Иду над океаном - [33]
Ольга отрицательно покачала головой.
— А видела хоть раз рисунки мои? Ты, Оленька, и сейчас не поинтересовалась, а они-то… Вот посмотри…
Ольга нагнулась и взяла с пола между ножек кресла лист ватмана. Набросок был размашистый, мужской: скуластый, с плотно сжатым ртом и чуть сведенными к переносице бровями, одержимый какой-то парень лет семнадцати-восемнадцати.
— Кто это? — спросила Ольга.
— Это я тебе потом расскажу, сейчас не хочется. Знаешь, Ольга, мне и горько сейчас и хорошо. Хорошо, что мы с тобой встретились. И напомнила ты мне о многом.
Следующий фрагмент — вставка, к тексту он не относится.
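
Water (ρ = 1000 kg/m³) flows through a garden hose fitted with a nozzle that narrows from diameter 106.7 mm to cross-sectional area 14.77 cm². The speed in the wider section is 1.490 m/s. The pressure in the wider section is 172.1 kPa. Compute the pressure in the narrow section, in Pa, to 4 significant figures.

Mass conservation (A₁v₁ = A₂v₂) gives v₂ = 1.490 × 89.42/14.77 = 9.020 m/s.
Bernoulli (h₁ = h₂): P₁ − P₂ = ½ρ(v₂² − v₁²).
P₂ = P₁ − ½ρ(v₂² − v₁²) = 172100 − ½·1000·(9.020² − 1.490²) = 172100 − 39570 = 132500 Pa.

P₂ = 132500 Pa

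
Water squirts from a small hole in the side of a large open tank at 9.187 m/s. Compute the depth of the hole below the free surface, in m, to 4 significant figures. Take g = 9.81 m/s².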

— Да, правда. И ты. Ты мне тоже напомнила все. Ты вот нашла свое, а я?
— Нашла? Нет, не нашла я еще ни черта. Ищу только. Не сейчас, а потом я тебе покажу все, что у меня есть. Ты сегодня в точку угодила — слесарь… Знаешь, что у тебя в руках? Слесарь, Ольга. И не какой-нибудь слесарь, и все. Это — мой Витька. Таким я его увидела однажды, давно уже. А с «просто слесарем» неинтересно. Как только перестанет в человеке биться мысль — вот тебе и «просто слесарь». Это одно и то же — «просто профессор». Как хочешь назови. Ну, чтобы тебе было ближе — «просто генерал». Только одного на свете не бывает — «просто художник». Художник — это уже не просто. Знаешь… А я ведь не художник. Витька художник, а я — нет. Но я буду, буду!.. Вот увидишь.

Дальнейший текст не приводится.